Drahtwurm

Agriotes spp.

Unter der Bezeichnung Drahtwürmer werden die gold-gelben, langgestreckten, walzenförmigen, bis 2,5 cm langen Larven der Schnellkäfer zusammengefasst. Bei feuchter, kühler Witterung halten sich die meisten Larven in oberflächlichen Bodenschichten auf. Ein Absinken der Luftfeuchtigkeit treibt sie in größere Tiefen oder auch beispielsweise in das Innere von Kartoffelknollen. Hier werden dann bis zu 3 mm starke Bohrgänge angelegt. Bei jüngeren Stauden beobachtet man hingegen in erster Linie Wurzelfraß.
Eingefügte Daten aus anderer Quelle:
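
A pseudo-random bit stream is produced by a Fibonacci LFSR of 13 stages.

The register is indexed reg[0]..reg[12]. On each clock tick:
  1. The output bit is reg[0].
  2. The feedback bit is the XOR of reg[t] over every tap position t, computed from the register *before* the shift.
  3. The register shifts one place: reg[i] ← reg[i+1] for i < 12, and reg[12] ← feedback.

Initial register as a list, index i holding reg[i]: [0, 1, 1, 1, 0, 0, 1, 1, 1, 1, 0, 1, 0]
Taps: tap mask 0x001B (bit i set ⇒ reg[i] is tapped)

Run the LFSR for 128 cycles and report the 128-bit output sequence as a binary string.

01110011110100011011111100100110010100011110101100011110101000011110011110011011011011100000000100010000110101011101010001101100

k : reg_k → out_k, fb_k
0: 0111001111010 → 0, fb=0
1: 1110011110100 → 1, fb=0
2: 1100111101000 → 1, fb=1
3: 1001111010001 → 1, fb=1
4: 0011110100011 → 0, fb=0
5: 0111101000110 → 0, fb=1
6: 1111010001101 → 1, fb=1
7: 1110100011011 → 1, fb=1
8: 1101000110111 → 1, fb=1
9: 1010001101111 → 1, fb=1
10: 0100011011111 → 0, fb=1
11: 1000110111111 → 1, fb=0
12: 0001101111110 → 0, fb=0
13: 0011011111100 → 0, fb=1
14: 0110111111001 → 0, fb=0
15: 1101111110010 → 1, fb=0
16: 1011111100100 → 1, fb=1
17: 0111111001001 → 0, fb=1
18: 1111110010011 → 1, fb=0
19: 1111100100110 → 1, fb=0
20: 1111001001100 → 1, fb=1
21: 1110010011001 → 1, fb=0
22: 1100100110010 → 1, fb=1
23: 1001001100101 → 1, fb=0
24: 0010011001010 → 0, fb=0
25: 0100110010100 → 0, fb=0
26: 1001100101000 → 1, fb=1
27: 0011001010001 → 0, fb=1
28: 0110010100011 → 0, fb=1
29: 1100101000111 → 1, fb=1
30: 1001010001111 → 1, fb=0
31: 0010100011110 → 0, fb=1
32: 0101000111101 → 0, fb=0
33: 1010001111010 → 1, fb=1
34: 0100011110101 → 0, fb=1
35: 1000111101011 → 1, fb=0
36: 0001111010110 → 0, fb=0
37: 0011110101100 → 0, fb=0
38: 0111101011000 → 0, fb=1
39: 1111010110001 → 1, fb=1
40: 1110101100011 → 1, fb=1
41: 1101011000111 → 1, fb=1
42: 1010110001111 → 1, fb=0
43: 0101100011110 → 0, fb=1
44: 1011000111101 → 1, fb=0
45: 0110001111010 → 0, fb=1
46: 1100011110101 → 1, fb=0
47: 1000111101010 → 1, fb=0
48: 0001111010100 → 0, fb=0
49: 0011110101000 → 0, fb=0
50: 0111101010000 → 0, fb=1
51: 1111010100001 → 1, fb=1
52: 1110101000011 → 1, fb=1
53: 1101010000111 → 1, fb=1
54: 1010100001111 → 1, fb=0
55: 0101000011110 → 0, fb=0
56: 1010000111100 → 1, fb=1
57: 0100001111001 → 0, fb=1
58: 1000011110011 → 1, fb=1
59: 0000111100111 → 0, fb=1
60: 0001111001111 → 0, fb=0
61: 0011110011110 → 0, fb=0
62: 0111100111100 → 0, fb=1
63: 1111001111001 → 1, fb=1
64: 1110011110011 → 1, fb=0
65: 1100111100110 → 1, fb=1
66: 1001111001101 → 1, fb=1
67: 0011110011011 → 0, fb=0
68: 0111100110110 → 0, fb=1
69: 1111001101101 → 1, fb=1
70: 1110011011011 → 1, fb=0
71: 1100110110110 → 1, fb=1
72: 1001101101101 → 1, fb=1
73: 0011011011011 → 0, fb=1
74: 0110110110111 → 0, fb=0
75: 1101101101110 → 1, fb=0
76: 1011011011100 → 1, fb=0
77: 0110110111000 → 0, fb=0
78: 1101101110000 → 1, fb=0
79: 1011011100000 → 1, fb=0
80: 0110111000000 → 0, fb=0
81: 1101110000000 → 1, fb=0
82: 1011100000000 → 1, fb=1
83: 0111000000001 → 0, fb=0
84: 1110000000010 → 1, fb=0
85: 1100000000100 → 1, fb=0
86: 1000000001000 → 1, fb=1
87: 0000000010001 → 0, fb=0
88: 0000000100010 → 0, fb=0
89: 0000001000100 → 0, fb=0
90: 0000010001000 → 0, fb=0
91: 0000100010000 → 0, fb=1
92: 0001000100001 → 0, fb=1
93: 0010001000011 → 0, fb=0
94: 0100010000110 → 0, fb=1
95: 1000100001101 → 1, fb=0
96: 0001000011010 → 0, fb=1
97: 0010000110101 → 0, fb=0
98: 0100001101010 → 0, fb=1
99: 1000011010101 → 1, fb=1
100: 0000110101011 → 0, fb=1
101: 0001101010111 → 0, fb=0
102: 0011010101110 → 0, fb=1
103: 0110101011101 → 0, fb=0
104: 1101010111010 → 1, fb=1
105: 1010101110101 → 1, fb=0
106: 0101011101010 → 0, fb=0
107: 1010111010100 → 1, fb=0
108: 0101110101000 → 0, fb=1
109: 1011101010001 → 1, fb=1
110: 0111010100011 → 0, fb=0
111: 1110101000110 → 1, fb=1
112: 1101010001101 → 1, fb=1
113: 1010100011011 → 1, fb=0
114: 0101000110110 → 0, fb=0
115: 1010001101100 → 1, fb=1
116: 0100011011001 → 0, fb=1
117: 1000110110011 → 1, fb=0
118: 0001101100110 → 0, fb=0
119: 0011011001100 → 0, fb=1
120: 0110110011001 → 0, fb=0
121: 1101100110010 → 1, fb=0
122: 1011001100100 → 1, fb=0
123: 0110011001000 → 0, fb=1
124: 1100110010001 → 1, fb=1
125: 1001100100011 → 1, fb=1
126: 0011001000111 → 0, fb=1
127: 0110010001111 → 0, fb=1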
Der 9 - 12 mm lange, braune bis schwarze Schnellkäfer ist relativ schlank und langgestreckt. Seine Flügeldecken verjüngen sich nach hinten zu einer stumpfen Spitze. Die Käfer sind in der Lage, sich aus der Rückenlage ruckartig in die Bauchlage zurückzuschnellen. Sie ernähren sich von zarten Pflanzenteilen wie jungen Blättern, Blüten und jungen Früchten, ferner von Wurzelknollen (Kartoffeln), fleischigem Stängelgewebe und weicher Rinde frischer Triebe. 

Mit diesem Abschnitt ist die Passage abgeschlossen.